The answer to the foremen's despair comes from the Holy One, not from Moses. Targum Pseudo-Jonathan preserves the divine reassurance: Now have I seen what Pharoh hath done: for by a strong hand shall he release them, and with a strong hand drive them forth from his land.

The Aramaic doubles the phrase. By a strong hand he will release. With a strong hand he will drive forth. Two strong hands, two verbs, one trajectory: Pharaoh will first let Israel go, and then — when he realizes what he has lost — expel them in panic. The Exodus will not be a negotiated departure. It will be a panicked eviction.

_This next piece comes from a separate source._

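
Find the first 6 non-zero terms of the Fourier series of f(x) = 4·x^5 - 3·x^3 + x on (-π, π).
(-166·π^2 + 8·π^4 + 998)·sin(x) + (-4·π^4 - 71/2 + 23·π^2)·sin(2·x) + (-214·π^2/27 + 482/81 + 8·π^4/3)·sin(3·x) + (-2·π^4 - 2 + 4·π^2)·sin(4·x) + (-62·π^2/25 + 622/625 + 8·π^4/5)·sin(5·x) + (-4·π^4/3 - 101/162 + 47·π^2/27)·sin(6·x)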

The Grammar of Eventual Haste

This is the Targum's quiet promise. Pharaoh, who just doubled the quota, will one day stand at his palace gate screaming at Moses to leave faster (Exodus 12:31-33). The same hand that refused a three-day festival will shove an entire people across the border.

The phrase Now have I seen what Pharoh hath done is also striking. God had, of course, seen everything all along. But the now marks a turning point — the accumulation of cruelty has reached its threshold. Refusing the festival, doubling the bricks, withholding the straw — Pharaoh has just filled the ledger.

The sages of the Targumic tradition read this as a promise addressed to Moses, who is still reeling from the foremen's rebuke. The Holy One does not argue. He simply reframes: You think your mission failed? You have no idea what strong hand is about to descend.

The takeaway: the Jewish imagination separates divine timing from human timing. What looks like a catastrophic setback is often the last prerequisite to redemption. Pharaoh's doubled cruelty is not a delay of the Exodus; it is the final piece of its justification. The strong hand is already on its way.